Wichtig ist aber eines. Wir müssen unbeirrt und mit noch größerer Macht als jemals zuvor daran festhalten: Die globalisierte Ökonomie darf die Politik nicht auf den Beifahrersitz der gesellschaftlichen Gestaltung verdrängen.

(Beifall bei der SPD und der Abgeordneten Angelika Birk [BÜNDNIS 90/DIE GRÜ- NEN])

Wenn die Kräfte des Marktes auf das konzentriert sind, was der Markt am besten kann, die Menschen mit Gütern und Dienstleistungen versorgen, Eigeninitiative und Leistung fördern, wenn das Gemeinwesen nach gemeinsamen Werten von Mitmenschlichkeit, Freiheit und Gleichheit gestaltet wird, dann wird die Marktwirtschaft nicht zur Marktgesellschaft.

Nicht Alles und Jedes darf wie eine Ware behandelt werden, vor allem nicht Menschen, ihre Arbeit, ihre Gesundheit, ihre Erbanlagen oder ihre Bildung und Kultur. Unsere Politik darf den Anspruch nicht aufgeben, eine Gesellschaft zu gestalten, in der die Menschen gern leben und die den Kindern Zukunft gibt. Wir haben als gewählte Abgeordnete, als Parlament und Regierung den Auftrag dazu. Wir haben aber keine probaten Rezepte, wie dies gelingen kann. Sicher gelingt es nicht mit den Denkgewohnheiten und Arbeitsmustern der Vergangenheit.

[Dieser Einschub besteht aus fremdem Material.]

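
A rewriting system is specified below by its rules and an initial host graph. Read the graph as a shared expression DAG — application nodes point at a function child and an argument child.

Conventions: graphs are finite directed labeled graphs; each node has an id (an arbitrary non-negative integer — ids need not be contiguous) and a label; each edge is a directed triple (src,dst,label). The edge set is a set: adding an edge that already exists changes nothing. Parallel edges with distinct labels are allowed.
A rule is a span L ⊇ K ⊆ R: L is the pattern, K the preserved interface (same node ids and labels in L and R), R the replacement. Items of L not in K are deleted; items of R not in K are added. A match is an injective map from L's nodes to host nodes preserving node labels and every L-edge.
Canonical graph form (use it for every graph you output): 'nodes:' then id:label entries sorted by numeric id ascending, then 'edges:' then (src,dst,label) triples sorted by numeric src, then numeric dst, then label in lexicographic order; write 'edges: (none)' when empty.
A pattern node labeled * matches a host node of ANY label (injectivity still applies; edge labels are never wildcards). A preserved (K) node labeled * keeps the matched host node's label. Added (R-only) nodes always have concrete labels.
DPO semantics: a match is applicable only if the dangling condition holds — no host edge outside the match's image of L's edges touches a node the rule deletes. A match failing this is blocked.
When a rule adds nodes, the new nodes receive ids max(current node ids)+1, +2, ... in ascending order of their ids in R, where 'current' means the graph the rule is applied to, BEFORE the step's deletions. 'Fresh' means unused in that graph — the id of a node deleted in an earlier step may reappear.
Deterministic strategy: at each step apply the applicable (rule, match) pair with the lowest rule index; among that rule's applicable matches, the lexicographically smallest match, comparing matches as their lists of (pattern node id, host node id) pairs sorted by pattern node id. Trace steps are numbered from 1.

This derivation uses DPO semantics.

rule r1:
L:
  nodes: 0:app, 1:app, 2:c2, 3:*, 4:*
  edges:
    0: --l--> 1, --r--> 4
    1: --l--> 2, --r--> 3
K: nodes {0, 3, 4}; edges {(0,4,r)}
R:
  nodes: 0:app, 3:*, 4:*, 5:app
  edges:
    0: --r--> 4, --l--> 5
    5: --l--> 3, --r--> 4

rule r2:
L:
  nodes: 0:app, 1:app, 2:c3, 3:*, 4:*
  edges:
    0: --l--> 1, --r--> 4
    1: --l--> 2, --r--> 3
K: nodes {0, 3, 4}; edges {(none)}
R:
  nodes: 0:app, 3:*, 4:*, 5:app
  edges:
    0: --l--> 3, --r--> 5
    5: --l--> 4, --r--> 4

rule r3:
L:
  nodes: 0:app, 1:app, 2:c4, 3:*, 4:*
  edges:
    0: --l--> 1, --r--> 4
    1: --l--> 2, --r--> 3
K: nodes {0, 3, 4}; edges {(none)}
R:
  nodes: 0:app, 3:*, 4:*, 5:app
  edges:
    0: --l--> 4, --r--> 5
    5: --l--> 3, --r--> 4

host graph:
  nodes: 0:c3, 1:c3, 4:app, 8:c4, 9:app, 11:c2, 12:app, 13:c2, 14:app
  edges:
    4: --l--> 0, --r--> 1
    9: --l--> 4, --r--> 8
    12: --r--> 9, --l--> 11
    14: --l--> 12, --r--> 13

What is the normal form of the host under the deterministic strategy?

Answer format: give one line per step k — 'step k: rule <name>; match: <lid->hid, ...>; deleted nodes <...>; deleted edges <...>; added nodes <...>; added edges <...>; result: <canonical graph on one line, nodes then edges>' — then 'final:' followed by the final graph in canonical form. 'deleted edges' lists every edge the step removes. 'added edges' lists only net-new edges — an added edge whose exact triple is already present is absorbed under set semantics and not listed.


step 1: rule r1; match: 0->14, 1->12, 2->11, 3->9, 4->13; deleted nodes 11, 12; deleted edges (12,9,r); (12,11,l); (14,12,l); added nodes 15; added edges (14,15,l); (15,9,l); (15,13,r); result: nodes: 0:c3, 1:c3, 4:app, 8:c4, 9:app, 13:c2, 14:app, 15:app edges: (4,0,l); (4,1,r); (9,4,l); (9,8,r); (14,13,r); (14,15,l); (15,9,l); (15,13,r)
step 2: rule r2; match: 0->9, 1->4, 2->0, 3->1, 4->8; deleted nodes 0, 4; deleted edges (4,0,l); (4,1,r); (9,4,l); (9,8,r); added nodes 16; added edges (9,1,l); (9,16,r); (16,8,l); (16,8,r); result: nodes: 1:c3, 8:c4, 9:app, 13:c2, 14:app, 15:app, 16:app edges: (9,1,l); (9,16,r); (14,13,r); (14,15,l); (15,9,l); (15,13,r); (16,8,l); (16,8,r)
step 3: rule r2; match: 0->15, 1->9, 2->1, 3->16, 4->13; deleted nodes 1, 9; deleted edges (9,1,l); (9,16,r); (15,9,l); (15,13,r); added nodes 17; added edges (15,16,l); (15,17,r); (17,13,l); (17,13,r); result: nodes: 8:c4, 13:c2, 14:app, 15:app, 16:app, 17:app edges: (14,13,r); (14,15,l); (15,16,l); (15,17,r); (16,8,l); (16,8,r); (17,13,l); (17,13,r)
final:
nodes: 8:c4, 13:c2, 14:app, 15:app, 16:app, 17:app
edges: (14,13,r); (14,15,l); (15,16,l); (15,17,r); (16,8,l); (16,8,r); (17,13,l); (17,13,r)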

Der Weg zu einer gestaltenden Politik in diesen Zeiten ist durchaus mühsam und frustrierend - nicht allein für die Akteure, sondern auch für das Publikum und die Vermittlungsinstanzen, die Medien. Die Verlockung, die Gefahr ist groß, dass die Politik aus dem Gestaltungsdilemma flieht - zur Unterhaltungsshow, zur täglichen „soap opera“. Dafür gibt es Gründe. Die öffentliche Wertschätzung folgt gern und häufig der ansprechenden Oberfläche. In der Unübersichtlichkeit des Umbruchs gibt es eine Tendenz weg von den Inhalten hin zu Marketingstrategien. Image bildet sich auch in der Politik nicht mehr zuerst über die Biographie, auch nicht mehr allein über Leistung, sondern über den schönen Schein, den Event, die Inszenierung. Was sich gut verkaufen läßt, ist gut. Was sich gut verkaufen läßt, ist erfolgreich. Das Sperrige, das Differenzierte, das, was sich nicht in 0:30 „rüberbringen“ läßt, hat es dagegen schwer.

Wenn Politik entgegen allen Trends zu ihrer besonderen Verantwortung steht, dann darf sie nicht aus der unübersichtlichen Realität in den schönen Schein und damit aus der Verantwortung fliehen. Sie muss - gerade weil wir in den Zeiten des schnellen Profits, des kurzfristigen Erfolges, der Kurzfristigkeit insgesamt leben - eine Kultur der Langfristigkeit entwickeln. Das ist im Übrigen nicht nur die Aufgabe der Politik, das gilt auch für Unternehmen und für gesellschaftliche Institutionen. Das bedeutet, für richtig gehaltene Ziele langfristig auch dann zu verfolgen, wenn es keine täglichen News, keine medialen Streicheleinheiten dafür gibt. Die Kultur der Langfristigkeit bedeutet im Übrigen auch ganz praktisch, das Know-how und die Erfahrungen der ausgeschiedenen Kolleginnen und Kollegen systematisch in unsere Arbeit einzubeziehen.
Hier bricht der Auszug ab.